Une grande partie du théâtre musical durant la Grande Dépression a pris la forme d’un divertissement comique léger. Les spectacles de Cole Porter représentent la forme la plus parfaite de ces spectacles. Des chansons drôles et habiles, avec de l’émotion et des insinuations osées, tout cela combiné avec élégance et sophistication, définit le travail de Cole Porter durant les années ‘30. Malgré son terrible accident de cheval qui l’a laissé physiquement diminué, Cole Porter respire la joie de vivre, l’exubérance.

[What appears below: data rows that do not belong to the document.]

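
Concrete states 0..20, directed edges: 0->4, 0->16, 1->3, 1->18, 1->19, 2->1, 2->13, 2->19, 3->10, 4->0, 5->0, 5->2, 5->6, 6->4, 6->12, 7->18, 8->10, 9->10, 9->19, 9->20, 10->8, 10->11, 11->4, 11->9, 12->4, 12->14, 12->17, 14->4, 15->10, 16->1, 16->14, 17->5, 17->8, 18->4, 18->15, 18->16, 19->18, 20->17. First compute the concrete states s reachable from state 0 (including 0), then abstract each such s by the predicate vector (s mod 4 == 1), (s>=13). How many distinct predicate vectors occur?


BFS from 0:
Concrete reachable: {0, 1, 2, 3, 4, 5, 6, 8, 9, 10, 11, 12, 13, 14, 15, 16, 17, 18, 19, 20}
Abstract via predicates (s mod 4 == 1), (s>=13):
  (0,0) <- {0, 2, 3, 4, 6, 8, 10, 11, 12}
  (0,1) <- {14, 15, 16, 18, 19, 20}
  (1,0) <- {1, 5, 9}
  (1,1) <- {13, 17}
Distinct abstract states = 4

4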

Pour s’en rendre compte, citons les mémoires de Cy FeuerGot The Show Right Here» - Simon & Schuster - 2003) :

«Cole Porter avait quatre maisons, chacune conservée dans un état permanent d’occupation au gré de ses visites. Toutes étaient équipées avec son linge, ses ustensiles de cuisine et ses vêtements, et chacune disposait de son personnel attitré. Cole voyageait fréquemment et sans bagages. Il avait un appartement à Paris ; une suite au Waldorf Towers de New York ; une luxueuse demeure campagnarde à Williamston, dans le Massachusetts ; et une maison à Brentwood. Au Pavillon (un restaurant renommé de New York), sa table était réservée en permanence. On y gardait également ses couverts en argent, de même que ses assiettes, ses serviettes de table et même son menu personnel. [Quand il se déplaçait dans un hôtel hors de la ville] Cole se faisait toujours précéder par une foule de gens de maison qui agissaient en son nom avec l’attention qu’on accorde à un monarque en déplacement. Un de ses assistants amenait d’abord ses effets personnels de New York. L’hôtel enlevait les reproductions de tableaux qui pendaient aux murs de son appartement et les remplaçait par ses tableaux de peintres célèbres comme Van Gogh, Utrillo et Cézanne. Des photos de ses amis étaient disposées un peu partout dans l’appartement sur des tables et sur son piano arrivé avant lui. Il avait aussi ses propres draps marqués à ses initiales, son nécessaire de toilette, ses serviettes, ses objets en porcelaine, en cristal, ses plateaux en argent, ses vases de fleurs et ses corbeilles à papier. Il avait même ses propres tables pour le dîner et le petit déjeuner, pour les jeux de cartes, et même une table à repasser… Il arrivait enfin par le train, comme s’il était le roi George V.»